15/03/2026
UNE BOUSSOLE SOMATIQUE
Dans nos sociétés modernes, les femmes sont largement coupées de la connaissance et reconnaissance de leur propre cyclicité. Le cycle menstruel est souvent réduit à un simple phénomène biologique "à gérer" discrètement, voire à cacher, plutôt qu’à être reconnu comme un rythme physiologique naturel qui influence l’énergie, l’humeur et la relation au monde. Cette méconnaissance, combinée à une culture qui valorise la performance constante et linéaire, conduit beaucoup de femmes à se juger ou à se sentir inadéquates lorsque leur énergie fluctue.
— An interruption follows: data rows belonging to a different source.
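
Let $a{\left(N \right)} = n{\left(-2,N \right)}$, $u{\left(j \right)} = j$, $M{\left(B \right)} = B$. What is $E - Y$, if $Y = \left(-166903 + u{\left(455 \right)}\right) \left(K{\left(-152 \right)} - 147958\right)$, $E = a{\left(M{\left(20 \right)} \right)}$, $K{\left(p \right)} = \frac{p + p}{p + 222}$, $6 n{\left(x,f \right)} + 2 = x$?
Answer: $- \frac{2585943784678}{105} \approx -2.4628 \cdot 10^{10}$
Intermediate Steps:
$n{\left(x,f \right)} = - \frac{1}{3} + \frac{x}{6}$
$a{\left(N \right)} = - \frac{2}{3}$ ($a{\left(N \right)} = - \frac{1}{3} + \frac{1}{6} \left(-2\right) = - \frac{1}{3} - \frac{1}{3} = - \frac{2}{3}$)
$K{\left(p \right)} = \frac{2 p}{222 + p}$
$E = - \frac{2}{3} \approx -0.66667$
$Y = \frac{861981261536}{35}$ ($Y = \left(-166903 + 455\right) \left(2 \left(-152\right) \frac{1}{222 - 152} - 147958\right) = - 166448 \left(2 \left(-152\right) \frac{1}{70} - 147958\right) = - 166448 \left(- \frac{152}{35} - 147958\right) = \left(-166448\right) \left(- \frac{5178682}{35}\right) = \frac{861981261536}{35} \approx 2.4628 \cdot 10^{10}$)
$E - Y = - \frac{2}{3} - \frac{861981261536}{35} = - \frac{2585943784678}{105}$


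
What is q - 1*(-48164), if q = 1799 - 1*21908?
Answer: 28055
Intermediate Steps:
q = -20109 (q = 1799 - 21908 = -20109)
q - 1*(-48164) = -20109 - 1*(-48164) = -20109 + 48164 = 28055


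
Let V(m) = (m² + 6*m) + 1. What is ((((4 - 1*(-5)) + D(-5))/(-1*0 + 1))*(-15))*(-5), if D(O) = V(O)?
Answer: 375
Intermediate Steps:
V(m) = 1 + m² + 6*m
D(O) = 1 + O² + 6*O
((((4 - 1*(-5)) + D(-5))/(-1*0 + 1))*(-15))*(-5) = ((((4 - 1*(-5)) + (1 + (-5)² + 6*(-5)))/(-1*0 + 1))*(-15))*(-5) = ((((4 + 5) + (1 + 25 - 30))/(0 + 1))*(-15))*(-5) = (((9 - 4)/1)*(-15))*(-5) = ((5*1)*(-15))*(-5) = (5*(-15))*(-5) = -75*(-5) = 375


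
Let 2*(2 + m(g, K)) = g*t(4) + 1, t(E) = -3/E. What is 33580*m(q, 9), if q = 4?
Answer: -100740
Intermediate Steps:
m(g, K) = -3/2 - 3*g/8 (m(g, K) = -2 + (g*(-3/4) + 1)/2 = -2 + (-3*g/4 + 1)/2 = -2 + (1 - 3*g/4)/2 = -2 + (1/2 - 3*g/8) = -3/2 - 3*g/8)
33580*m(q, 9) = 33580*(-3/2 - 3/8*4) = 33580*(-3/2 - 3/2) = 33580*(-3) = -100740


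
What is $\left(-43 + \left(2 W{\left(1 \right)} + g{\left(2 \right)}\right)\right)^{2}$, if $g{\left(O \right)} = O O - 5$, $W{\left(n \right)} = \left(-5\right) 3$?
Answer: $5476$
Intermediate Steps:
$W{\left(n \right)} = -15$
$g{\left(O \right)} = -5 + O^{2}$ ($g{\left(O \right)} = O^{2} - 5 = -5 + O^{2}$)
$\left(-43 + \left(2 W{\left(1 \right)} + g{\left(2 \right)}\right)\right)^{2} = \left(-43 + \left(2 \left(-15\right) - \left(5 - 2^{2}\right)\right)\right)^{2} = \left(-43 + \left(-30 + \left(-5 + 4\right)\right)\right)^{2} = \left(-43 - 31\right)^{2} = \left(-74\right)^{2} = 5476$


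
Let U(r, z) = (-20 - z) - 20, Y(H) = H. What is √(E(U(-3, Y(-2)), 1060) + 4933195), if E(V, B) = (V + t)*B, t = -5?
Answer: √4887615 ≈ 2210.8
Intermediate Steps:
U(r, z) = -40 - z
E(V, B) = B*(-5 + V) (E(V, B) = (V - 5)*B = (-5 + V)*B = B*(-5 + V))
√(E(U(-3, Y(-2)), 1060) + 4933195) = √(1060*(-5 + (-40 - 1*(-2))) + 4933195) = √(1060*(-5 + (-40 + 2)) + 4933195) = √(1060*(-5 - 38) + 4933195) = √(1060*(-43) + 4933195) = √(-45580 + 4933195) = √4887615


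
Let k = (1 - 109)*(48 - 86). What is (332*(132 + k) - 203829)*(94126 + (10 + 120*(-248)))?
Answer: 77413620648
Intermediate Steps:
k = 4104 (k = -108*(-38) = 4104)
(332*(132 + k) - 203829)*(94126 + (10 + 120*(-248))) = (332*(132 + 4104) - 203829)*(94126 + (10 + 120*(-248))) = (332*4236 - 203829)*(94126 + (10 - 29760)) = (1406352 - 203829)*(94126 - 29750) = 1202523*64376 = 77413620648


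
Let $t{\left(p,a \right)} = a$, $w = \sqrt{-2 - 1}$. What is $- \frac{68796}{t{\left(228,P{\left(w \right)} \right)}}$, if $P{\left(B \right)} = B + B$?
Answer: $11466 i \sqrt{3} \approx 19860.0 i$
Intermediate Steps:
$w = i \sqrt{3}$ ($w = \sqrt{-3} = i \sqrt{3} \approx 1.732 i$)
$P{\left(B \right)} = 2 B$
$- \frac{68796}{t{\left(228,P{\left(w \right)} \right)}} = - \frac{68796}{2 i \sqrt{3}} = - 68796 \left(- \frac{i \sqrt{3}}{6}\right) = 11466 i \sqrt{3}$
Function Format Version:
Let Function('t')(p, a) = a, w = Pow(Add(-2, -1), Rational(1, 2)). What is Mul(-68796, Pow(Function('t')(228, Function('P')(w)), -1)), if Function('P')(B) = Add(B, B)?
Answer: Mul(11466, I, Pow(3, Rational(1, 2))) ≈ Mul(19860., I)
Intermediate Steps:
w = Mul(I, Pow(3, Rational(1, 2))) (w = Pow(-3, Rational(1, 2)) = Mul(I, Pow(3, Rational(1, 2))) ≈ Mul(1.7320, I))
Function('P')(B) = Mul(2, B)
Mul(-68796, Pow(Function('t')(228, Function('P')(w)), -1)) = Mul(-68796, Pow(Mul(2, Mul(I, Pow(3, Rational(1, 2)))), -1)) = Mul(-68796, Pow(Mul(2, I, Pow(3, Rational(1, 2))), -1)) = Mul(-68796, Mul(Rational(-1, 6), I, Pow(3, Rational(1, 2)))) = Mul(11466, I, Pow(3, Rational(1, 2)))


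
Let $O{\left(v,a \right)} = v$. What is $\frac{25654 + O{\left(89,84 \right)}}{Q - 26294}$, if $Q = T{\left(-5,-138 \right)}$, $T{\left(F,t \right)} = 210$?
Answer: $- \frac{25743}{26084} \approx -0.98693$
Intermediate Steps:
$Q = 210$
$\frac{25654 + O{\left(89,84 \right)}}{Q - 26294} = \frac{25654 + 89}{210 - 26294} = \frac{25743}{-26084} = 25743 \left(- \frac{1}{26084}\right) = - \frac{25743}{26084}$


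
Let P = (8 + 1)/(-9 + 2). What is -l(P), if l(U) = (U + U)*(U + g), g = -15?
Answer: -2052/49 ≈ -41.878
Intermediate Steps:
P = -9/7 (P = 9/(-7) = 9*(-⅐) = -9/7 ≈ -1.2857)
l(U) = 2*U*(-15 + U) (l(U) = (U + U)*(U - 15) = (2*U)*(-15 + U) = 2*U*(-15 + U))
-l(P) = -2*(-9)*(-15 - 9/7)/7 = -2*(-9)*(-114)/(7*7) = -1*2052/49 = -2052/49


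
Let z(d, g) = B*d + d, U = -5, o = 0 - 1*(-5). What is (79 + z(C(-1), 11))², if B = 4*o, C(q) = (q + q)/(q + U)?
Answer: 7396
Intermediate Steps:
o = 5 (o = 0 + 5 = 5)
C(q) = 2*q/(-5 + q) (C(q) = (q + q)/(q - 5) = (2*q)/(-5 + q) = 2*q/(-5 + q))
B = 20 (B = 4*5 = 20)
z(d, g) = 21*d (z(d, g) = 20*d + d = 21*d)
(79 + z(C(-1), 11))² = (79 + 21*(2*(-1)/(-5 - 1)))² = (79 + 21*(2*(-1)/(-6)))² = (79 + 21*(2*(-1)*(-⅙)))² = (79 + 21*(⅓))² = (79 + 7)² = 86² = 7396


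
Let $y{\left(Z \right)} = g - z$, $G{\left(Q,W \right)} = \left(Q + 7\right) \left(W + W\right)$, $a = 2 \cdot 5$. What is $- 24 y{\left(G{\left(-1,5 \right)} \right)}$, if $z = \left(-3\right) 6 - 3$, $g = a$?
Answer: $-744$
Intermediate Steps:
$a = 10$
$G{\left(Q,W \right)} = 2 W \left(7 + Q\right)$ ($G{\left(Q,W \right)} = \left(7 + Q\right) 2 W = 2 W \left(7 + Q\right)$)
$g = 10$
$z = -21$ ($z = -18 - 3 = -21$)
$y{\left(Z \right)} = 31$ ($y{\left(Z \right)} = 10 - -21 = 10 + 21 = 31$)
$- 24 y{\left(G{\left(-1,5 \right)} \right)} = \left(-24\right) 31 = -744$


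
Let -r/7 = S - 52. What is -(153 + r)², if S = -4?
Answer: -297025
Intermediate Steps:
r = 392 (r = -7*(-4 - 52) = -7*(-56) = 392)
-(153 + r)² = -(153 + 392)² = -1*545² = -1*297025 = -297025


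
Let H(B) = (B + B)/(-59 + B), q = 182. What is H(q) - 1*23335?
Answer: -2869841/123 ≈ -23332.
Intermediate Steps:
H(B) = 2*B/(-59 + B) (H(B) = (2*B)/(-59 + B) = 2*B/(-59 + B))
H(q) - 1*23335 = 2*182/(-59 + 182) - 1*23335 = 2*182/123 - 23335 = 2*182*(1/123) - 23335 = 364/123 - 23335 = -2869841/123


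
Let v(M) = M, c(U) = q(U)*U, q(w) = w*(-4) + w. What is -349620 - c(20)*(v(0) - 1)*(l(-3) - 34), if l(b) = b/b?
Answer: -310020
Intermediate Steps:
q(w) = -3*w (q(w) = -4*w + w = -3*w)
c(U) = -3*U² (c(U) = (-3*U)*U = -3*U²)
l(b) = 1
-349620 - c(20)*(v(0) - 1)*(l(-3) - 34) = -349620 - (-3*20²)*(0 - 1)*(1 - 34) = -349620 - (-3*400)*(-1*(-33)) = -349620 - (-1200)*33 = -349620 - 1*(-39600) = -349620 + 39600 = -310020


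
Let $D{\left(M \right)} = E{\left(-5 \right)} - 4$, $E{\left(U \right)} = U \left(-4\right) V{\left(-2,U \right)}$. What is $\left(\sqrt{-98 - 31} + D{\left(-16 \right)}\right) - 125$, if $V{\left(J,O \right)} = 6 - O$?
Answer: $91 + i \sqrt{129} \approx 91.0 + 11.358 i$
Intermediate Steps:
$E{\left(U \right)} = - 4 U \left(6 - U\right)$ ($E{\left(U \right)} = U \left(-4\right) \left(6 - U\right) = - 4 U \left(6 - U\right)$)
$D{\left(M \right)} = 216$ ($D{\left(M \right)} = 4 \left(-5\right) \left(-6 - 5\right) - 4 = 4 \left(-5\right) \left(-11\right) - 4 = 220 - 4 = 216$)
$\left(\sqrt{-98 - 31} + D{\left(-16 \right)}\right) - 125 = \left(\sqrt{-98 - 31} + 216\right) - 125 = \left(\sqrt{-129} + 216\right) - 125 = \left(i \sqrt{129} + 216\right) - 125 = \left(216 + i \sqrt{129}\right) - 125 = 91 + i \sqrt{129}$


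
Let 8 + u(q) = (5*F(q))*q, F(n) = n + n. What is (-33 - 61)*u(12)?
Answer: -134608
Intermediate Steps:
F(n) = 2*n
u(q) = -8 + 10*q**2 (u(q) = -8 + (5*(2*q))*q = -8 + (10*q)*q = -8 + 10*q**2)
(-33 - 61)*u(12) = (-33 - 61)*(-8 + 10*12**2) = -94*(-8 + 10*144) = -94*(-8 + 1440) = -94*1432 = -134608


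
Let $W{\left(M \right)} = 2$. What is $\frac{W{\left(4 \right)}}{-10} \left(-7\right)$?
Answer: $\frac{7}{5} \approx 1.4$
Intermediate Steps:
$\frac{W{\left(4 \right)}}{-10} \left(-7\right) = \frac{1}{-10} \cdot 2 \left(-7\right) = \left(- \frac{1}{10}\right) 2 \left(-7\right) = \left(- \frac{1}{5}\right) \left(-7\right) = \frac{7}{5}$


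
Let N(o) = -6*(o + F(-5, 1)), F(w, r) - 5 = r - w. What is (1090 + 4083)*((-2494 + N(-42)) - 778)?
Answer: -15963878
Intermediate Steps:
F(w, r) = 5 + r - w (F(w, r) = 5 + (r - w) = 5 + r - w)
N(o) = -66 - 6*o (N(o) = -6*(o + (5 + 1 - 1*(-5))) = -6*(o + (5 + 1 + 5)) = -6*(o + 11) = -6*(11 + o) = -66 - 6*o)
(1090 + 4083)*((-2494 + N(-42)) - 778) = (1090 + 4083)*((-2494 + (-66 - 6*(-42))) - 778) = 5173*((-2494 + (-66 + 252)) - 778) = 5173*((-2494 + 186) - 778) = 5173*(-2308 - 778) = 5173*(-3086) = -15963878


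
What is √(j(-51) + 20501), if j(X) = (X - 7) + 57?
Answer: 10*√205 ≈ 143.18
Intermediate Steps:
j(X) = 50 + X (j(X) = (-7 + X) + 57 = 50 + X)
√(j(-51) + 20501) = √((50 - 51) + 20501) = √(-1 + 20501) = √20500 = 10*√205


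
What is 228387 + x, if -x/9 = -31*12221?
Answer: 3638046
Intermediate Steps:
x = 3409659 (x = -(-279)*12221 = -9*(-378851) = 3409659)
228387 + x = 228387 + 3409659 = 3638046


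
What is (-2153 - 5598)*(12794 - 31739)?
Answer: 146842695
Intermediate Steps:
(-2153 - 5598)*(12794 - 31739) = -7751*(-18945) = 146842695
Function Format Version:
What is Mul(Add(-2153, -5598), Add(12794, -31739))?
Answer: 146842695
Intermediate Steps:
Mul(Add(-2153, -5598), Add(12794, -31739)) = Mul(-7751, -18945) = 146842695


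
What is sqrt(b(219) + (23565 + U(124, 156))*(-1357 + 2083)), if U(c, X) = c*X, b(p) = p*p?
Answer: 3*sqrt(3466655) ≈ 5585.7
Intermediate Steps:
b(p) = p**2
U(c, X) = X*c
sqrt(b(219) + (23565 + U(124, 156))*(-1357 + 2083)) = sqrt(219**2 + (23565 + 156*124)*(-1357 + 2083)) = sqrt(47961 + (23565 + 19344)*726) = sqrt(47961 + 42909*726) = sqrt(47961 + 31151934) = sqrt(31199895) = 3*sqrt(3466655)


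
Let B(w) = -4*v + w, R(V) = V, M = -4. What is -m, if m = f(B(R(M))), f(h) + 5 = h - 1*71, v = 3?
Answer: 92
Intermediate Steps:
B(w) = -12 + w (B(w) = -4*3 + w = -12 + w)
f(h) = -76 + h (f(h) = -5 + (h - 1*71) = -5 + (h - 71) = -5 + (-71 + h) = -76 + h)
m = -92 (m = -76 + (-12 - 4) = -76 - 16 = -92)
-m = -1*(-92) = 92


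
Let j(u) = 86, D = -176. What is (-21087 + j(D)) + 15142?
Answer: -5859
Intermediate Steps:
(-21087 + j(D)) + 15142 = (-21087 + 86) + 15142 = -21001 + 15142 = -5859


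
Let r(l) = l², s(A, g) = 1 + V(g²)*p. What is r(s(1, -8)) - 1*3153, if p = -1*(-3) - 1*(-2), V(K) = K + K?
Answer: 407728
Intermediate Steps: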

Dans certains contextes, les variations prémenstruelles sont même tournées en dérision ou pathologisées, ce qui renforce une forme d’aliénation : les femmes peuvent finir par douter de leur propre expérience corporelle. Réhabiliter la compréhension du cycle, ce n’est donc pas seulement une question de santé ou de bien-être, mais aussi un geste de réappropriation de son corps et de ses rythmes naturels, dans une culture qui a longtemps encouragé leur invisibilisation.
La démarche proposée par la méthode TRE invite à développer une relation plus fine avec les signaux du corps et les rythmes naturels du système nerveux. Dans cette perspective, connaître son cycle menstruel peut devenir un repère précieux. Les différentes phases du cycle s’accompagnent de variations hormonales qui influencent l’énergie, la sensibilité émotionnelle et la réactivité du système nerveux autonome. En apprenant à reconnaître ces fluctuations, une femme peut adapter sa pratique du TRE et son écoute corporelle : accueillir les périodes d’introspection ou de relâchement plus profond, profiter des moments d’énergie pour intégrer davantage de mouvement, et reconnaître les phases où le corps demande davantage de douceur ou de repos. Tenir un journal de cycle peut être particulièrement utile dans ce processus : noter au fil des jours l’état du corps, les émotions, l’énergie, la qualité du sommeil ou la profondeur des tremblements permet de repérer progressivement des motifs récurrents et de mieux comprendre son propre rythme. Le cycle devient ainsi une boussole somatique, qui soutient le processus d’autorégulation et renforce la capacité à habiter son corps avec plus de présence et de respect de ses rythmes naturels.